Demgegenüber haften die Beklagten jedoch grundsätzlich wegen einer Pflichtverletzung aus ihren Anstellungsverhältnissen zur MZH. Im Rahmen ihrer Tätigkeiten als Geschäftsführer bzw. Prokurist waren sie nämlich verpflichtet, ihr unternehmerisches Handeln auf eine sorgfältige Ermittlung der Entscheidungsgrundlagen zu stützen und alle verfügbaren Informationsquellen auszuschöpfen und auf dieser Grundlage die Vor- und Nachteile der bestehenden Handlungsmöglichkeiten sorgfältig abzuschätzen und so den erkennbaren Risiken Rechnung zu tragen. Dem waren die Beklagten aber nicht ausreichend nachgekommen. Bei ihrer Kalkulation hatten sie sich an einer Machbarkeitsstudie orientiert. Diese Studie war jedoch gut 3 ½ Jahre alt und wich bei den zu erwartenden Besucherzahlen deutlich von den tatsächlich erreichten Besucherzahlen ab. Diese widersprüchlichen Zahlen hätten die Beklagten durch weitere Ermittlungen aufklären und möglichst weitgehend auflösen müssen.

Soweit sich deshalb ein Anspruch gegen den Beklagten zu 1 auf Zahlung von Schadensersatz wegen sorgfaltswidriger Geschäftsführung ergab, war dieser jedoch bereits gem. § 43 Abs. 4 GmbHG verjährt. Denn eine hinreichende Schadenswahrscheinlichkeit bestand bereits zum Zeitpunkt, als die Beklagten das bindende Angebot zur Übernahme des Schwimmbades im Jahre 2006 abgaben. Da es auf eine Kenntnis der Klägerin von den genauen Umständen nicht ankam, begann die Verjährungsfrist zu diesem Zeitpunkt zu laufen. Der Schadensersatzanspruch war deshalb nach fünf Jahren bereits im Laufe des Jahres 2011 verjährt.

Allerdings kann die Klägerin von dem Beklagten zu 2 die Zahlung von 10.000 € Schadensersatz verlangen, da ihr durch dessen nicht sorgfältige Handlungsweise ein Schaden entstanden war.
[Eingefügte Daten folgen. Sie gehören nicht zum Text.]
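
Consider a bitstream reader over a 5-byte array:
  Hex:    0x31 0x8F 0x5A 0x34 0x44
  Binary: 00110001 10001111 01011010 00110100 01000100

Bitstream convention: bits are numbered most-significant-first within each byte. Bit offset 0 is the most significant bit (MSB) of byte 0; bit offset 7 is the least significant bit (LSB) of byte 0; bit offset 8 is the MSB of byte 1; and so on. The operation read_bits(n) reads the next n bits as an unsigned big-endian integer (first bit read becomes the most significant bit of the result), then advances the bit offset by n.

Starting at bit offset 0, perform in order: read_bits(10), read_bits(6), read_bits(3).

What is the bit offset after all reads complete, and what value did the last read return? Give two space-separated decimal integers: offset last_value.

Read 1: bits[0:10] width=10 -> value=198 (bin 0011000110); offset now 10 = byte 1 bit 2; 30 bits remain
Read 2: bits[10:16] width=6 -> value=15 (bin 001111); offset now 16 = byte 2 bit 0; 24 bits remain
Read 3: bits[16:19] width=3 -> value=2 (bin 010); offset now 19 = byte 2 bit 3; 21 bits remain

Answer: 19 2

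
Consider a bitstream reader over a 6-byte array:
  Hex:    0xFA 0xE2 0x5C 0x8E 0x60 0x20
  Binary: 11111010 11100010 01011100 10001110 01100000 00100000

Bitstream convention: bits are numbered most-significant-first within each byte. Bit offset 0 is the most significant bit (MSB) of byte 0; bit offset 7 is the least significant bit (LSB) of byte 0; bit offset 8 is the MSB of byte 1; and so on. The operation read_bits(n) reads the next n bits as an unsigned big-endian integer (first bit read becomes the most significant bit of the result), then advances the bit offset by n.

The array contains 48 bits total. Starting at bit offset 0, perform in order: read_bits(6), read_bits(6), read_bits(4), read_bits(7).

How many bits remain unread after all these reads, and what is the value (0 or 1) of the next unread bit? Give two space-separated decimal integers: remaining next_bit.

Read 1: bits[0:6] width=6 -> value=62 (bin 111110); offset now 6 = byte 0 bit 6; 42 bits remain
Read 2: bits[6:12] width=6 -> value=46 (bin 101110); offset now 12 = byte 1 bit 4; 36 bits remain
Read 3: bits[12:16] width=4 -> value=2 (bin 0010); offset now 16 = byte 2 bit 0; 32 bits remain
Read 4: bits[16:23] width=7 -> value=46 (bin 0101110); offset now 23 = byte 2 bit 7; 25 bits remain

Answer: 25 0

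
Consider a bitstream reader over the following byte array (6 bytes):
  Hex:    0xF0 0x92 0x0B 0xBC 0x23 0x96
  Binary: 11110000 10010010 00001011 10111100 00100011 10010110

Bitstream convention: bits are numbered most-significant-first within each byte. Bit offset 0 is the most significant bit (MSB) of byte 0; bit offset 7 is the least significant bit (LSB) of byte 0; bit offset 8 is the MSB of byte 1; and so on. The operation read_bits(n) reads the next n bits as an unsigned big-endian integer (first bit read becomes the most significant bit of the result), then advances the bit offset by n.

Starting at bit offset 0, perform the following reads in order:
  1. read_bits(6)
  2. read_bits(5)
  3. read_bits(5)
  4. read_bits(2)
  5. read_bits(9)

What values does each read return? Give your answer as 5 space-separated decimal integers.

Read 1: bits[0:6] width=6 -> value=60 (bin 111100); offset now 6 = byte 0 bit 6; 42 bits remain
Read 2: bits[6:11] width=5 -> value=4 (bin 00100); offset now 11 = byte 1 bit 3; 37 bits remain
Read 3: bits[11:16] width=5 -> value=18 (bin 10010); offset now 16 = byte 2 bit 0; 32 bits remain
Read 4: bits[16:18] width=2 -> value=0 (bin 00); offset now 18 = byte 2 bit 2; 30 bits remain
Read 5: bits[18:27] width=9 -> value=93 (bin 001011101); offset now 27 = byte 3 bit 3; 21 bits remain

Answer: 60 4 18 0 93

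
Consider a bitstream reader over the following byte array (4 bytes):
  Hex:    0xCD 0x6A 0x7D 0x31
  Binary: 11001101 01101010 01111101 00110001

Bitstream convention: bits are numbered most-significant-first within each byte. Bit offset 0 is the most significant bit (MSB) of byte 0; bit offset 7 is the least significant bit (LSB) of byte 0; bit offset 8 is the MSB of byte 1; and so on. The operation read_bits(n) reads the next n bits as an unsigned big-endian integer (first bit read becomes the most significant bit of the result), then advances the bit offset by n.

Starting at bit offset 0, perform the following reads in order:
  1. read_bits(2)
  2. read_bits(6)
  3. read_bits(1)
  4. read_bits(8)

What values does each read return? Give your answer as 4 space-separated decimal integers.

Read 1: bits[0:2] width=2 -> value=3 (bin 11); offset now 2 = byte 0 bit 2; 30 bits remain
Read 2: bits[2:8] width=6 -> value=13 (bin 001101); offset now 8 = byte 1 bit 0; 24 bits remain
Read 3: bits[8:9] width=1 -> value=0 (bin 0); offset now 9 = byte 1 bit 1; 23 bits remain
Read 4: bits[9:17] width=8 -> value=212 (bin 11010100); offset now 17 = byte 2 bit 1; 15 bits remain

Answer: 3 13 0 212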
Denn die eingetretenen Verluste beruhten darauf, dass nur etwas mehr als die Hälfte der kalkulierten Badegäste tatsächlich gekommen waren. Der Anspruch der Klägerin ist jedoch aufgrund einer Regelung im Anstellungsvertrag auf 10.000 € begrenzt, weil das Verhalten grob fahrlässig, nicht aber vorsätzlich war. Dieser Schadensersatzanspruch der Klägerin ist auch noch nicht verjährt. Denn im Rahmen des § 195 BGB kam es auf die Kenntnis bzw. grob fahrlässige Unkenntnis der Klägerin von den genauen Umständen an. Es konnte jedoch nicht festgestellt werden, dass die Klägerin über diese Kenntnis bzw. grob fahrlässige Unkenntnis bereits zu einem Zeitpunkt verfügte, der zu einer Anspruchsverjährung vor Klagerhebung im Jahr 2013 geführt hätte.